How many (low poly) models can XNA handle?
I'm aware that the following is a vague question, but I'm hitting performance problems that I did not anticipate in XNA. I have a low poly model (It has 18 faces and 14 vertices) that I'm trying to draw to the screen a (high!) number of times. I get over 60 FPS (on a decent machine) until I draw this model 5000+ times. Am I asking too much here? I'd very much like to double or triple that number (10-15k) at least. My code for actually drawing the models is given below. I have tried to eliminate as much computation from the draw cycle as possible, is there more I can squeeze from it, or better alternatives all together? Note: tile.Offset is computed once during initialisation, not every cycle. foreach (var tile in Tiles) { var myModel = tile.Model; Matrix[] transforms = new Matrix[myModel.Bones.Count]; myModel.CopyAbsoluteBoneTransformsTo(transforms); foreach (ModelMesh mesh in myModel.Meshes) { foreach (BasicEffect effect in mesh.Effects) { // effect.EnableDefaultLighting(); effect.World = transforms[mesh.ParentBone.Index] * Matrix.CreateTranslation(tile.Offset); effect.View = CameraManager.ViewMatrix; effect.Projection = CameraManager.ProjectionMatrix; } mesh.Draw(); } }
You're quite clearly hitting the batch limit. See this presentation and this answer and this answer for details. Put simply: there is a limit to how many draw calls you can submit to the GPU each second. The batch limit is a CPU-based limit, so you'll probably see that your CPU gets pegged once you get to your 5000+ models. Worse still, when your game is doing other calculations, it will reduce the CPU time available to submit those batches. (And it's important to note that, conversely, you are almost certainly not hitting GPU limits. No need to worry about mesh complexity yet.) There are a number of ways to reduce your batch count. Frustrum culling is one. Probably the best one to persue in your case is Geometry Instancing, this lets you draw multiple models in a single batch. Here is an XNA sample that does this. Better still, if it's static geometry, can you simply bake it all into one or a few big meshes?

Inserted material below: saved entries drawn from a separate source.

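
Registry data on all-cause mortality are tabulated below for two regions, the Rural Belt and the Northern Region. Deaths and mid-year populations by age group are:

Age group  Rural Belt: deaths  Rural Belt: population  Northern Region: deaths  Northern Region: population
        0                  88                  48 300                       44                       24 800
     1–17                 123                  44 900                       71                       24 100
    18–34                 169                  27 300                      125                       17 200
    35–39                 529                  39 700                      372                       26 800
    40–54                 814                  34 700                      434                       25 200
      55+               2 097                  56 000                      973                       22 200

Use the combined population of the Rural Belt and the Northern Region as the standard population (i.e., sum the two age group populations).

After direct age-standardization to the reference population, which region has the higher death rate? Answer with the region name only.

Age-specific rates per 1 000 for the Rural Belt: 1.822, 2.739, 6.190, 13.325, 23.458, 37.446.
For the Northern Region: 1.774, 2.946, 7.267, 13.881, 17.222, 43.829.
Combined standard total = 391 200; weights = 0.1869, 0.1764, 0.1138, 0.1700, 0.1531, 0.1999.
The Rural Belt: 0.1869×1.822 + 0.1764×2.739 + 0.1138×6.190 + 0.1700×13.325 + 0.1531×23.458 + 0.1999×37.446 = 14.8703 per 1 000.
The Northern Region: 0.1869×1.774 + 0.1764×2.946 + 0.1138×7.267 + 0.1700×13.881 + 0.1531×17.222 + 0.1999×43.829 = 15.4357 per 1 000.
The crude rates (15.23 vs 14.39) would put the Rural Belt higher, but that reflects its age composition; once standardized to a common age structure, the Northern Region has the higher underlying rate.

Northern Region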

As with any performance problem there are limits where a particular approach works. You need to measure and see where problems are. The best option is to use profiler but even basic measurements like looking at CPU load may show what bottlencks you have. As a first investiagtion step I'd recommend to remove all computations (like matrix multiplications) and see you get improvments - this would mean that CPU is still doing more work than GPU. Make sure you are not doing measurements on debug build - it could make application significantly slower if it is CPU bound. Side note: GPU works the best when you send large operations relatively infrequently. Your code does more or less opposite - send huge number of very small drawing requests. You should be able to batch your primitives and get better performance. There are samples around how to render large number of simple objects (including ones in DirectX SDK), searching for "gpu rendering crowds" can give you starting point.